O que já percebemos com essa primeira experiência do IKONOS é que realmente temos à nossa disposição uma imagem com uma resolução muito boa, entretanto ainda não foi testada o suficiente para se determinar seus limites de utilização. O que já constatamos é o problema da tomada de imagens isentas de nuvens. Nesse aspecto, o sistema não é tão versátil como a tomada de fotos aéreas com uma aeronave, pois passa imageando sistematicamente em torno da Terra independente de haver ou não nuvens. Assim, poderá existir um problema de prazo até que se tenha uma imagem em condições de uso, o que não ocorre com a foto aérea, onde a equipe de vôo está sempre à postos para fotografar assim que o céu estiver limpo e no horário mais indicado.

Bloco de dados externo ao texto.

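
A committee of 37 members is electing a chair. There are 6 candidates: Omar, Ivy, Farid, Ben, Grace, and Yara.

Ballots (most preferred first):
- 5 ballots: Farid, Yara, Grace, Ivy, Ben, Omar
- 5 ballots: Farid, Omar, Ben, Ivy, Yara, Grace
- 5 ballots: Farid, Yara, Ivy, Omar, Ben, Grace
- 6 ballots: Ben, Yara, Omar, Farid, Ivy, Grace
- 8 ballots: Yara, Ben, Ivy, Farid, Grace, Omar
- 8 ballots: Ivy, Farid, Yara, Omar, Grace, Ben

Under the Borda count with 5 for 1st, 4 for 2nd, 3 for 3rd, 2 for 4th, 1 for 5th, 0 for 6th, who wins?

Farid

Omar: 5×0 + 5×4 + 5×2 + 6×3 + 8×0 + 8×2 = 64
Ivy: 5×2 + 5×2 + 5×3 + 6×1 + 8×3 + 8×5 = 105
Farid: 5×5 + 5×5 + 5×5 + 6×2 + 8×2 + 8×4 = 135
Ben: 5×1 + 5×3 + 5×1 + 6×5 + 8×4 + 8×0 = 87
Grace: 5×3 + 5×0 + 5×0 + 6×0 + 8×1 + 8×1 = 31
Yara: 5×4 + 5×1 + 5×4 + 6×4 + 8×5 + 8×3 = 133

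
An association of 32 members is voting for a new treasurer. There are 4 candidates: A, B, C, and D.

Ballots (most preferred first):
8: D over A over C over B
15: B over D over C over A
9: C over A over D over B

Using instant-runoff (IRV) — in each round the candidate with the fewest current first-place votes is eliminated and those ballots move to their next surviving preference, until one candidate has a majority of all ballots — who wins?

Round 1: A 0, B 15, C 9, D 8. A eliminated.
Round 2: B 15, C 9, D 8. D eliminated.
Round 3: B 15, C 17. C has a majority (≥17).

C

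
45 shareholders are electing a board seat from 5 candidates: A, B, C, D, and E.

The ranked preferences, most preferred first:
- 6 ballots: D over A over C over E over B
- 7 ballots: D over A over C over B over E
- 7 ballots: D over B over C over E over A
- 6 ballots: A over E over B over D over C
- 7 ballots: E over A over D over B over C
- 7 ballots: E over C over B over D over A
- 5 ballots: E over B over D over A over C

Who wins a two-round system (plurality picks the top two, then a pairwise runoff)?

Round 1 first-place votes: A 6, B 0, C 0, D 20, E 19. D and E advance.
Runoff: D is ranked above E on 20 ballots, E above D on 25.

E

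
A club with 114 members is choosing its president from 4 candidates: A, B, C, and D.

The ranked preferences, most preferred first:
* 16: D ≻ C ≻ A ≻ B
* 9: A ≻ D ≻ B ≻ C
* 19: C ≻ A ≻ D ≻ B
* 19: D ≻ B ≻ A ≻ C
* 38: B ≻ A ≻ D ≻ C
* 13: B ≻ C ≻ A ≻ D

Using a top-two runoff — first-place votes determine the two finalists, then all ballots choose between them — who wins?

Round 1 first-place votes: A 9, B 51, C 19, D 35. B and D advance.
Runoff: B is ranked above D on 51 ballots, D above B on 63.

D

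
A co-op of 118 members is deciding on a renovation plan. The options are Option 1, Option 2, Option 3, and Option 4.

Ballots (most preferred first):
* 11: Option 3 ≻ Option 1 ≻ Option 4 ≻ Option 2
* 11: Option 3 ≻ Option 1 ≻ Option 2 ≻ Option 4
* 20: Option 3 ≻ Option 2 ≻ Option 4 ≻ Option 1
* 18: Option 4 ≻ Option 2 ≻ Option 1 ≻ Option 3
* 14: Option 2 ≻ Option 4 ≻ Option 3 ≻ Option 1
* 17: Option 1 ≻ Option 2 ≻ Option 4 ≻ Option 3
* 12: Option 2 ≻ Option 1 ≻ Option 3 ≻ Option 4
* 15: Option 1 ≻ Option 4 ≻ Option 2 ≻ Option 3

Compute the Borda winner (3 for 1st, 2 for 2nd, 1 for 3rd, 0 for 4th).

Option 2

Option 1: 11×2 + 11×2 + 20×0 + 18×1 + 14×0 + 17×3 + 12×2 + 15×3 = 182
Option 2: 11×0 + 11×1 + 20×2 + 18×2 + 14×3 + 17×2 + 12×3 + 15×1 = 214
Option 3: 11×3 + 11×3 + 20×3 + 18×0 + 14×1 + 17×0 + 12×1 + 15×0 = 152
Option 4: 11×1 + 11×0 + 20×1 + 18×3 + 14×2 + 17×1 + 12×0 + 15×2 = 160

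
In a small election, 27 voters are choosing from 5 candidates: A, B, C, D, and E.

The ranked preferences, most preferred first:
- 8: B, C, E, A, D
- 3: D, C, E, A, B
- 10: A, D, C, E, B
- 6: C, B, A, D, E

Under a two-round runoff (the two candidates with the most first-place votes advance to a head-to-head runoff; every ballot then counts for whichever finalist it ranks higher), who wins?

B

Round 1 first-place votes: A 10, B 8, C 6, D 3, E 0. A and B advance.
Runoff: A is ranked above B on 13 ballots, B above A on 14.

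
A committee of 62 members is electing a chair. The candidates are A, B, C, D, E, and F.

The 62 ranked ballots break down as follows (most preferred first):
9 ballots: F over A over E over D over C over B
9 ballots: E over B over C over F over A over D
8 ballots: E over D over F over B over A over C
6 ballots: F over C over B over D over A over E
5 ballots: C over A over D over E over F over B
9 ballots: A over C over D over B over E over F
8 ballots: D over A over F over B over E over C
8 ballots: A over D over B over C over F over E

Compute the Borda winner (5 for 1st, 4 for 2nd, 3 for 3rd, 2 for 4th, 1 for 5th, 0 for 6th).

A

A: 9×4 + 9×1 + 8×1 + 6×1 + 5×4 + 9×5 + 8×4 + 8×5 = 196
B: 9×0 + 9×4 + 8×2 + 6×3 + 5×0 + 9×2 + 8×2 + 8×3 = 128
C: 9×1 + 9×3 + 8×0 + 6×4 + 5×5 + 9×4 + 8×0 + 8×2 = 137
D: 9×2 + 9×0 + 8×4 + 6×2 + 5×3 + 9×3 + 8×5 + 8×4 = 176
E: 9×3 + 9×5 + 8×5 + 6×0 + 5×2 + 9×1 + 8×1 + 8×0 = 139
F: 9×5 + 9×2 + 8×3 + 6×5 + 5×1 + 9×0 + 8×3 + 8×1 = 154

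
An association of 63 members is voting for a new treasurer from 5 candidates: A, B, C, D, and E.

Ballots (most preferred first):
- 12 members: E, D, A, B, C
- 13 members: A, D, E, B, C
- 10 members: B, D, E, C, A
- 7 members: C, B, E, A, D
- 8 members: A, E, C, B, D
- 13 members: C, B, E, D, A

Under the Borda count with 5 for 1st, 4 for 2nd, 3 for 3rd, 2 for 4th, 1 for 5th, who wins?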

Um outro aspecto é no tocante ao custo. O preço das imagens IKONOS aqui no Brasil é da ordem de R$ 75,00 a R$ 100,00 por quilômetro quadrado (sem estereoscopia), o que é superior ao preço da fotografia aérea correspondente à mesma resolução de 1 metro, ou seja, na escala 1:30.000 ou 1:40.000, cujo preço fica da ordem de R$ 40,00 por quilômetro quadrado. A partir de fotos aéreas nessas escalas, a escala do mapa a ser gerado por estereorestituição deverá ficar em torno de 1:10.000, considerando que se queira uma cartografia com padrão de precisão classe "A".

Assim como o ocorrido com as imagens LANDSAT e SPOT com sua utilização foi se descobrindo seus potenciais acredito que o mesmo ocorrerá com o IKONOS e outros sistemas imageadores de alta resolução que surgirão: somente com sua utilização é que se estabelecerão naturalmente os seus limites.

Utilizamos e continuaremos a utilizar imagens LANDSAT e SPOT, utilizamos e continuaremos a utilizar fotos aéreas por muito tempo e vamos sim utilizar o IKONOS e todas as imagens de melhor resolução que surgirão no mercado. Entretanto, devemos respeitar as limitações de cada ferramenta e os preceitos da boa técnica. Podemos imaginar que existem milagres, mas devemos sempre desconfiar deles.

Fernando Dias Pereira
é Engenheiro Cartógrafo, Gerente Comercial da Esteio Engenharia e Aerolevantamentos S.A.